Anonymous 0 Comments

Implosion not Explosion

USS Thresher lost propulsion as a result of a reactor scram. The weld on one of the cooling pipes is believed to failed causing a lose of cooling pressure which shut down the reactor.

With a loss of propulsion the crew would have tried to clear ballast to float back to the surface, but ice is believed to have formed in the pipes preventing the ballast from being cleared.

So the ship sank past its crush depth and imploded.

Anonymous 0 Comments

It had imploded. When the hull finally gives way, the the implosion is so fast that air/oxygen within the vessel spontaneously ignites from the heat of the compression.

The shock of such rapidly collapsing water is so severe that it resembles an explosion on hydrophones (underwater microphones).

If there were a secondary explosion, it would have been from an explosive onboard misfiring (scuttling charges or a torpedo). But that’s not necessary to jet parts of the imploded submarine outward – the momentum of incoming water will continue tearing through what hadn’t ruptured already.

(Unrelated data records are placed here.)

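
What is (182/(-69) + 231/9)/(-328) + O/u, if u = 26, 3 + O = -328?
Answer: -3766253/294216 ≈ -12.801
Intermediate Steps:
O = -331 (O = -3 - 328 = -331)
(182/(-69) + 231/9)/(-328) + O/u = (182/(-69) + 231/9)/(-328) - 331/26 = (182*(-1/69) + 231*(1/9))*(-1/328) - 331*1/26 = (-182/69 + 77/3)*(-1/328) - 331/26 = (1589/69)*(-1/328) - 331/26 = -1589/22632 - 331/26 = -3766253/294216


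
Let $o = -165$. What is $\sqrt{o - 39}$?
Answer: $2 i \sqrt{51} \approx 14.283 i$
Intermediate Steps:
$\sqrt{o - 39} = \sqrt{-165 - 39} = \sqrt{-204} = 2 i \sqrt{51}$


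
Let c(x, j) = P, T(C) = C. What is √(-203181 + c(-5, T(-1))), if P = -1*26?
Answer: I*√203207 ≈ 450.78*I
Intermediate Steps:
P = -26
c(x, j) = -26
√(-203181 + c(-5, T(-1))) = √(-203181 - 26) = √(-203207) = I*√203207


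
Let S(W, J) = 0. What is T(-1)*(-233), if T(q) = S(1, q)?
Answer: 0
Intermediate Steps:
T(q) = 0
T(-1)*(-233) = 0*(-233) = 0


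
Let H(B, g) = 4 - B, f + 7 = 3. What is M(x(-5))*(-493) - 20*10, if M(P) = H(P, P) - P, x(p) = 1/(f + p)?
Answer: -20534/9 ≈ -2281.6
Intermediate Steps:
f = -4 (f = -7 + 3 = -4)
x(p) = 1/(-4 + p)
M(P) = 4 - 2*P (M(P) = (4 - P) - P = 4 - 2*P)
M(x(-5))*(-493) - 20*10 = (4 - 2/(-4 - 5))*(-493) - 20*10 = (4 - 2/(-9))*(-493) - 200 = (4 - 2*(-⅑))*(-493) - 200 = (4 + 2/9)*(-493) - 200 = (38/9)*(-493) - 200 = -18734/9 - 200 = -20534/9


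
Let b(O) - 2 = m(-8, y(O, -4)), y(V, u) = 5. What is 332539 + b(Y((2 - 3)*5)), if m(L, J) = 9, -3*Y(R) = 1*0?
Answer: 332550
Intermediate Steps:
Y(R) = 0 (Y(R) = -0/3 = -⅓*0 = 0)
b(O) = 11 (b(O) = 2 + 9 = 11)
332539 + b(Y((2 - 3)*5)) = 332539 + 11 = 332550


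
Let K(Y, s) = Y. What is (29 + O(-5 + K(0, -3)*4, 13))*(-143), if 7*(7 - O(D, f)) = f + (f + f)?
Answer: -30459/7 ≈ -4351.3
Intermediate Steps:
O(D, f) = 7 - 3*f/7 (O(D, f) = 7 - (f + (f + f))/7 = 7 - (f + 2*f)/7 = 7 - 3*f/7)
(29 + O(-5 + K(0, -3)*4, 13))*(-143) = (29 + (7 - 3/7*13))*(-143) = (29 + (7 - 39/7))*(-143) = (29 + 10/7)*(-143) = (213/7)*(-143) = -30459/7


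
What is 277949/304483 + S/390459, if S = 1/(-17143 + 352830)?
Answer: 36431334200351500/39909198922222839 ≈ 0.91286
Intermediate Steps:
S = 1/335687 ≈ 2.9790e-6
277949/304483 + S/390459 = 277949/304483 + (1/335687)/390459 = 277949*(1/304483) + (1/335687)*(1/390459) = 277949/304483 + 1/131072010333 = 36431334200351500/39909198922222839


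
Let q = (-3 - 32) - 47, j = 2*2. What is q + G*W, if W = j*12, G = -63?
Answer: -3106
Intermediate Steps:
j = 4
W = 48 (W = 4*12 = 48)
q = -82 (q = -35 - 47 = -82)
q + G*W = -82 - 63*48 = -82 - 3024 = -3106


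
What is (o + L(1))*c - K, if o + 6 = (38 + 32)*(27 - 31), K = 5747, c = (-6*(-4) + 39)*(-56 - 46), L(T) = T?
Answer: 1825663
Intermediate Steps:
c = -6426 (c = (24 + 39)*(-102) = 63*(-102) = -6426)
o = -286 (o = -6 + (38 + 32)*(27 - 31) = -6 + 70*(-4) = -6 - 280 = -286)
(o + L(1))*c - K = (-286 + 1)*(-6426) - 1*5747 = -285*(-6426) - 5747 = 1831410 - 5747 = 1825663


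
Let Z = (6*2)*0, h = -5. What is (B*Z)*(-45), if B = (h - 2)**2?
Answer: 0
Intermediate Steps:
Z = 0 (Z = 12*0 = 0)
B = 49 (B = (-5 - 2)**2 = (-7)**2 = 49)
(B*Z)*(-45) = (49*0)*(-45) = 0*(-45) = 0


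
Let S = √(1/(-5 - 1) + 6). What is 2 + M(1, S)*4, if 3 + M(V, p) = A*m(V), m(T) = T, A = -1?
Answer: -14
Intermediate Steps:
S = √210/6 (S = √(1/(-6) + 6) = √(-⅙ + 6) = √(35/6) = √210/6 ≈ 2.4152)
M(V, p) = -3 - V
2 + M(1, S)*4 = 2 + (-3 - 1*1)*4 = 2 + (-3 - 1)*4 = 2 - 4*4 = 2 - 16 = -14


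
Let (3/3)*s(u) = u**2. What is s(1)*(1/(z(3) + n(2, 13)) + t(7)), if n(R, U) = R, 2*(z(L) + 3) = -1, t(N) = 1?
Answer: 1/3 ≈ 0.33333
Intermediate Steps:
s(u) = u**2
z(L) = -7/2 (z(L) = -3 + (1/2)*(-1) = -3 - 1/2 = -7/2)
s(1)*(1/(z(3) + n(2, 13)) + t(7)) = 1**2*(1/(-7/2 + 2) + 1) = 1*(1/(-3/2) + 1) = 1*(-2/3 + 1) = 1*(1/3) = 1/3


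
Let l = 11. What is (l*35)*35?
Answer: 13475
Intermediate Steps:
(l*35)*35 = (11*35)*35 = 385*35 = 13475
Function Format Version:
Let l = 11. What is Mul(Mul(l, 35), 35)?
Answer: 13475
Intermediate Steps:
Mul(Mul(l, 35), 35) = Mul(Mul(11, 35), 35) = Mul(385, 35) = 13475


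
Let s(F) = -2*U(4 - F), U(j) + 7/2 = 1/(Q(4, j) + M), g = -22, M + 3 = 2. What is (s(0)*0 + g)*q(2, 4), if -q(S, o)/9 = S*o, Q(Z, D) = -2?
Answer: 1584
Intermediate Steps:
M = -1 (M = -3 + 2 = -1)
U(j) = -23/6 (U(j) = -7/2 + 1/(-2 - 1) = -7/2 + 1/(-3) = -7/2 - ⅓ = -23/6)
s(F) = 23/3 (s(F) = -2*(-23/6) = 23/3)
q(S, o) = -9*S*o
(s(0)*0 + g)*q(2, 4) = ((23/3)*0 - 22)*(-9*2*4) = (0 - 22)*(-72) = -22*(-72) = 1584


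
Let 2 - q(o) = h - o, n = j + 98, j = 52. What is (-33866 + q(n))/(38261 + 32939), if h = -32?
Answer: -16841/35600 ≈ -0.47306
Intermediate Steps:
n = 150 (n = 52 + 98 = 150)
q(o) = 34 + o (q(o) = 2 - (-32 - o) = 2 + (32 + o) = 34 + o)
(-33866 + q(n))/(38261 + 32939) = (-33866 + (34 + 150))/(38261 + 32939) = (-33866 + 184)/71200 = -33682*1/71200 = -16841/35600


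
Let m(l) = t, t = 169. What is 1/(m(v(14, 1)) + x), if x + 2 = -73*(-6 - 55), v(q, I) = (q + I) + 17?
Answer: 1/4620 ≈ 0.00021645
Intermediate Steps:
v(q, I) = 17 + I + q (v(q, I) = (I + q) + 17 = 17 + I + q)
x = 4451 (x = -2 - 73*(-6 - 55) = -2 - 73*(-61) = -2 + 4453 = 4451)
m(l) = 169
1/(m(v(14, 1)) + x) = 1/(169 + 4451) = 1/4620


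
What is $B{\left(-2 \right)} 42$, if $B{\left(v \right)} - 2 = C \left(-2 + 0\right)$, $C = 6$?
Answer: $-420$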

From https://web.archive.org/web/20131031061419/http://www.navsource.org/archives/08/08593b.htm :

> Measurements made during the lowering and recovery of an instrumented diesel submarine to collapse depth are consistent with the conclusion that the water-ram produced by the initial breaching of the Thresher pressure hull at 2400 feet traversed the diameter of the pressure hull in about 0.005 seconds (five milliseconds), a velocity of about 4000 mph. That force would have torn the pressure hull longitudinally and vertically as verified by imagery of the Thresher wreckage. Even allowing for differences in pressure hull design, the extent of the damage to Thresher, compared to the Scorpion, which collapsed at 1530 feet, indicates Thresher collapsed at significantly greater depth.